Entre os países que a
China mira o ingresso ao Cinturão e Rota na América Latina estão Brasil,
Argentina, Colômbia e México. Destes, apenas a Argentina já optou pela adesão,
ainda que em um momento de renegociação da dívida bilionária com o Fundo
Monetário Internacional (FMI), cuja força diretiva se concentra nos EUA. Para o
diretor do Centro de Estudos Argentina-China (CEACh), da Faculdade de Ciências
Sociais da Universidade de Buenos Aires Ignacio Villagrán “o que a China está
fazendo é contribuir com outras ferramentas produtivas e fiscais para pensar
uma saída, um sustento de médio e curto prazo para a situação da Argentina”.
Importante sublinhamos
ainda um dos projetos relacionados à Iniciativa do Cinturão e Rota mais
imponentes que prevê investimento da China para a integração de infra-estrutura
logística do Brasil com o Peru, da América do Sul com a Ásia que é a Ferrovia Transoceânica,
que ligaria o Porto de Açu no Rio de Janeiro a Cruzeiro do Sul no Acre na
fronteira com o Peru, conectando o Oceano Atlântico ao Oceano Pacífico,
cruzando o continente Sul-americano de Leste a Oeste.
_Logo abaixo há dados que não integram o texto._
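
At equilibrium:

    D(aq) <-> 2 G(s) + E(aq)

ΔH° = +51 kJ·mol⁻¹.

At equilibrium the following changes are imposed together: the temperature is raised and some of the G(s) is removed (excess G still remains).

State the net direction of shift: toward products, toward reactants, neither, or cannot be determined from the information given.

The forward reaction is endothermic. Raising T favours the endothermic direction — shift to the right.
G is a pure solid; its activity is 1 regardless of amount, so Q is unaffected — no shift from this change.
Only the nonzero effect(s) matter; the net shift is to the right.

right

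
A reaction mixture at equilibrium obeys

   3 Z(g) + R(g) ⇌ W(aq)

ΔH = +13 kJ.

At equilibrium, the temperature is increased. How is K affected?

K depends on temperature via the van 't Hoff relation. The forward reaction is endothermic, so raising T increases K.

increases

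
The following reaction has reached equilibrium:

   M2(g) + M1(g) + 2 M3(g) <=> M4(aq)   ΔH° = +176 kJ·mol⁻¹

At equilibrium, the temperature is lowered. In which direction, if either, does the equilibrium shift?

The forward reaction is endothermic. Lowering T favours the exothermic direction — shift to the left.

left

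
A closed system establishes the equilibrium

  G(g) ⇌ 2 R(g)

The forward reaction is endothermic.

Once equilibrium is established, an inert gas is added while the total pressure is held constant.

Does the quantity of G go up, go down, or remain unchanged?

Adding inert gas at constant total pressure expands the volume and lowers every reacting partial pressure. With Δn_gas = 2 − 1 = +1, Q moves away from K toward the side with fewer gas moles, so the system shifts toward the side with more gas moles — to the right.
The net shift is to the right. G is a reactant, so its amount decreases.

decreases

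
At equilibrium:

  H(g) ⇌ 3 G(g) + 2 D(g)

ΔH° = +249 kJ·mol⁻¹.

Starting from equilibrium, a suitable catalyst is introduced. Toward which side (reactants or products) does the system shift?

no shift

A catalyst speeds both forward and reverse rates equally; it changes neither Q nor K — no shift from this change.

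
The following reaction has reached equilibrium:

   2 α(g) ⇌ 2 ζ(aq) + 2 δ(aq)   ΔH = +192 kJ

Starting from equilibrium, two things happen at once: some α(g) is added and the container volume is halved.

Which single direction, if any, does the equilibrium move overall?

Adding α (g), a reactant, drives the reaction to the right.
Gas moles: reactants 2, products 0 (Δn_gas = -2). Compression shifts the system toward the side with fewer moles of gas — to the right.
All effects act in the same direction — net shift to the right.

right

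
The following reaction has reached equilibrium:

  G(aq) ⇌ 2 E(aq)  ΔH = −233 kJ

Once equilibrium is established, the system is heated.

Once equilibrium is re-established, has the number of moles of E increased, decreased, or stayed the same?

The forward reaction is exothermic. Raising T favours the endothermic direction — shift to the left.
The net shift is to the left. E is a product, so its amount decreases.

decreases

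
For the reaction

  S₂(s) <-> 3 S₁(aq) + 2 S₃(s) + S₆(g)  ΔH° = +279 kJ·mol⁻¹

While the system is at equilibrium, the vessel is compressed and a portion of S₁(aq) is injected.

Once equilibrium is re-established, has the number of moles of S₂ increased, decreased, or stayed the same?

increases

Gas moles: reactants 0, products 1 (Δn_gas = +1). Compression shifts the system toward the side with fewer moles of gas — to the left.
Adding S₁ (aq), a product, drives the reaction to the left.
The net shift is to the left. S₂ is a reactant, so its amount increases.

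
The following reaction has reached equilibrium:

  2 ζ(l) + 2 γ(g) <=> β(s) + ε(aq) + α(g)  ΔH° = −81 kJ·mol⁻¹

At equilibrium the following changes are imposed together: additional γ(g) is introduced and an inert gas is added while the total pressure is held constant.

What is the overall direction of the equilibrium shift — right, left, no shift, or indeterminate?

Adding γ (g), a reactant, drives the reaction to the right.
Adding inert gas at constant total pressure expands the volume and lowers every reacting partial pressure. With Δn_gas = 1 − 2 = -1, Q moves away from K toward the side with fewer gas moles, so the system shifts toward the side with more gas moles — to the left.
The individual effects push in opposite directions; without quantitative information the net direction cannot be determined.

cannot be determined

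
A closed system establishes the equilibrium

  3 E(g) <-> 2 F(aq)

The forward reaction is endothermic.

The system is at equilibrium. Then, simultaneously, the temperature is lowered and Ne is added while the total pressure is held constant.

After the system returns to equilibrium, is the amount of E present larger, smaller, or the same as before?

increases

The forward reaction is endothermic. Lowering T favours the exothermic direction — shift to the left.
Adding inert gas at constant total pressure expands the volume and lowers every reacting partial pressure. With Δn_gas = 0 − 3 = -3, Q moves away from K toward the side with fewer gas moles, so the system shifts toward the side with more gas moles — to the left.
The net shift is to the left. E is a reactant, so its amount increases.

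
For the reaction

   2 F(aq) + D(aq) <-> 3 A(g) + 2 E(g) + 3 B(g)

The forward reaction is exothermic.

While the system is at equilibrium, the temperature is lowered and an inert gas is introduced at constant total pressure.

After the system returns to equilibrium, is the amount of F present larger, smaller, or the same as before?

decreases

The forward reaction is exothermic. Lowering T favours the exothermic direction — shift to the right.
Adding inert gas at constant total pressure expands the volume and lowers every reacting partial pressure. With Δn_gas = 8 − 0 = +8, Q moves away from K toward the side with fewer gas moles, so the system shifts toward the side with more gas moles — to the right.
The net shift is to the right. F is a reactant, so its amount decreases.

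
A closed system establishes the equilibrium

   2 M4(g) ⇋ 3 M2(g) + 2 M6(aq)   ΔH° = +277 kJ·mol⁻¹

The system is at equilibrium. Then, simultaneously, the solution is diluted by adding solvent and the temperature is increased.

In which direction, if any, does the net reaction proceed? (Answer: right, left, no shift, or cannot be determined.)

Dilution lowers every aqueous concentration by the same factor. Δn_aq = 2 − 0 = +2, so the system shifts toward the side with more dissolved moles — to the right.
The forward reaction is endothermic. Raising T favours the endothermic direction — shift to the right.
All effects act in the same direction — net shift to the right.

right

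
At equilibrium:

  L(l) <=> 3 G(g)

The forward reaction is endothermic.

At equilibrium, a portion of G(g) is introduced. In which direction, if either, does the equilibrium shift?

left

Adding G (g), a product, drives the reaction to the left.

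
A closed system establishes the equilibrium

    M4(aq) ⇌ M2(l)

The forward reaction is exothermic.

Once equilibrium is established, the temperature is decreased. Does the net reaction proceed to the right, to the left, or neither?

The forward reaction is exothermic. Lowering T favours the exothermic direction — shift to the right.

right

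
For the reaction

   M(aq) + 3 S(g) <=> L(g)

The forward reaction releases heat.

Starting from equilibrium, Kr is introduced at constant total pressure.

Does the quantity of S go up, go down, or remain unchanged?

Adding inert gas at constant total pressure expands the volume and lowers every reacting partial pressure. With Δn_gas = 1 − 3 = -2, Q moves away from K toward the side with fewer gas moles, so the system shifts toward the side with more gas moles — to the left.
The net shift is to the left. S is a reactant, so its amount increases.

increases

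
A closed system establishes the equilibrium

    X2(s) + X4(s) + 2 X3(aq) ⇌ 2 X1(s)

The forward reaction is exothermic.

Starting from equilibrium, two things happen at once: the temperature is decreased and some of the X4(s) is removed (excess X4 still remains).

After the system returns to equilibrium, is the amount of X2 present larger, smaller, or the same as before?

decreases

The forward reaction is exothermic. Lowering T favours the exothermic direction — shift to the right.
X4 is a pure solid; its activity is 1 regardless of amount, so Q is unaffected — no shift from this change.
The net shift is to the right. X2 is a reactant, so its amount decreases.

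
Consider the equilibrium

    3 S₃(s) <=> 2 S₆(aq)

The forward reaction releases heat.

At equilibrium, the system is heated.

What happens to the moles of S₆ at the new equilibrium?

decreases

The forward reaction is exothermic. Raising T favours the endothermic direction — shift to the left.
The net shift is to the left. S₆ is a product, so its amount decreases.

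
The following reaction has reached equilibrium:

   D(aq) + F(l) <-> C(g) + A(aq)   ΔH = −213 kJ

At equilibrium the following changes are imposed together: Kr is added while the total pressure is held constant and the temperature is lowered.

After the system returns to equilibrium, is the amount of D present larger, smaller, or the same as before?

Adding inert gas at constant total pressure expands the volume and lowers every reacting partial pressure. With Δn_gas = 1 − 0 = +1, Q moves away from K toward the side with fewer gas moles, so the system shifts toward the side with more gas moles — to the right.
The forward reaction is exothermic. Lowering T favours the exothermic direction — shift to the right.
The net shift is to the right. D is a reactant, so its amount decreases.

decreases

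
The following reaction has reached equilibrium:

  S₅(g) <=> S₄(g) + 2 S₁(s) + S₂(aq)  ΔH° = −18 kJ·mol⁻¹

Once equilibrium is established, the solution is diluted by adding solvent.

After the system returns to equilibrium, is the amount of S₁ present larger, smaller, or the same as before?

increases

Dilution lowers every aqueous concentration by the same factor. Δn_aq = 1 − 0 = +1, so the system shifts toward the side with more dissolved moles — to the right.
The net shift is to the right. S₁ is a product, so its amount increases.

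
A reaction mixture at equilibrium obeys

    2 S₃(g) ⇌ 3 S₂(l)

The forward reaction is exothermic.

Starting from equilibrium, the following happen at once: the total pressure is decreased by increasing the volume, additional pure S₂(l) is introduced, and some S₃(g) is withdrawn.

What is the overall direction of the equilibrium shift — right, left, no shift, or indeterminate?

left

Gas moles: reactants 2, products 0 (Δn_gas = -2). Expansion shifts the system toward the side with more moles of gas — to the left.
S₂ is a pure liquid; its activity is 1 regardless of amount, so Q is unaffected — no shift from this change.
Removing S₃ (g), a reactant, drives the reaction to the left.
Only the nonzero effect(s) matter; the net shift is to the left.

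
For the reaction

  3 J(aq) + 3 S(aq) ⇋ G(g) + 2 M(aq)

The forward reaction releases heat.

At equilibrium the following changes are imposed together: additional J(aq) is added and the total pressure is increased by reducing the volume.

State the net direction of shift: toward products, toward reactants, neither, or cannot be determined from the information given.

Adding J (aq), a reactant, drives the reaction to the right.
Gas moles: reactants 0, products 1 (Δn_gas = +1). Compression shifts the system toward the side with fewer moles of gas — to the left.
The individual effects push in opposite directions; without quantitative information the net direction cannot be determined.

cannot be determined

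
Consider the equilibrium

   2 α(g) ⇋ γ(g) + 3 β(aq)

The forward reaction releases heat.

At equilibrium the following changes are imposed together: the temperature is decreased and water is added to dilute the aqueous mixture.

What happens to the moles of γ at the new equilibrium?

increases

The forward reaction is exothermic. Lowering T favours the exothermic direction — shift to the right.
Dilution lowers every aqueous concentration by the same factor. Δn_aq = 3 − 0 = +3, so the system shifts toward the side with more dissolved moles — to the right.
The net shift is to the right. γ is a product, so its amount increases.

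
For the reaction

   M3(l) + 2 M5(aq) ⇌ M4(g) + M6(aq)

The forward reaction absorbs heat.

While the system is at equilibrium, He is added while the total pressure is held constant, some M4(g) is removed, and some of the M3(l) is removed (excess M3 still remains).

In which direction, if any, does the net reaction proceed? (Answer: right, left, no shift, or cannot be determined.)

Adding inert gas at constant total pressure expands the volume and lowers every reacting partial pressure. With Δn_gas = 1 − 0 = +1, Q moves away from K toward the side with fewer gas moles, so the system shifts toward the side with more gas moles — to the right.
Removing M4 (g), a product, drives the reaction to the right.
M3 is a pure liquid; its activity is 1 regardless of amount, so Q is unaffected — no shift from this change.
Only the nonzero effect(s) matter; the net shift is to the right.

right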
A ferrovia terá uma
extensão total estimada em 4.400 km no território brasileiro.
O Brasil enquanto
potência econômica regional também tem realizado sua parte, o presidente do
Banco Nacional de Desenvolvimento Econômico e Social (BNDES) Aloizio Mercadante
no último 2/7 anunciou a aprovação de R$ 3,2 bilhões para projetos da
iniciativa Rotas para a Integração durante a participação no “Foro
Internacional: Integración y Solidaridad Regional”, que ocorreu na sede do
Banco de Desenvolvimento da América Latina e Caribe (CAF), em Montevideo, no
Uruguai.
O Rotas para a
Integração é o maior fundo construído para a integração da América do Sul e do
Mercosul. Foi assinado em dezembro de 2023 e prevê investimentos de até R$ 50
bilhões, com recursos do BNDES, do Banco Interamericano de Desenvolvimento
(BID), do CAF e do Fundo Financeiro para Desenvolvimento da Bacia do Prata
(Fonplata). A instituição brasileira tem participação de R$ 15 bilhões no fundo
para investimentos em empresas nacionais, dos quais já desembolsou R$ 2
bilhões.
É possível concluir
que a relação Mercosul com a China pode ser preferencial, mas desde não seja
baseada tão somente para a venda de commodities, mas em uma integração
produtiva industrial ao estabelecimento elevado de cadeias globais de valor
como sine qua non para tornar o sub-continente sul-americano desenvolvido. Como
foi examinado aqui a integração física da América do Sul em si e com a China é
decisiva para o abastecimento das cadeias de produção industrial regional e
para o escoamento e exportação da produção industrial porque reduz o custo
logístico com o transporte, combustível, manutenção de caminhões e por
conseguinte reduz o custo do produto industrial final e o torna mais
competitivo no mercado internacional.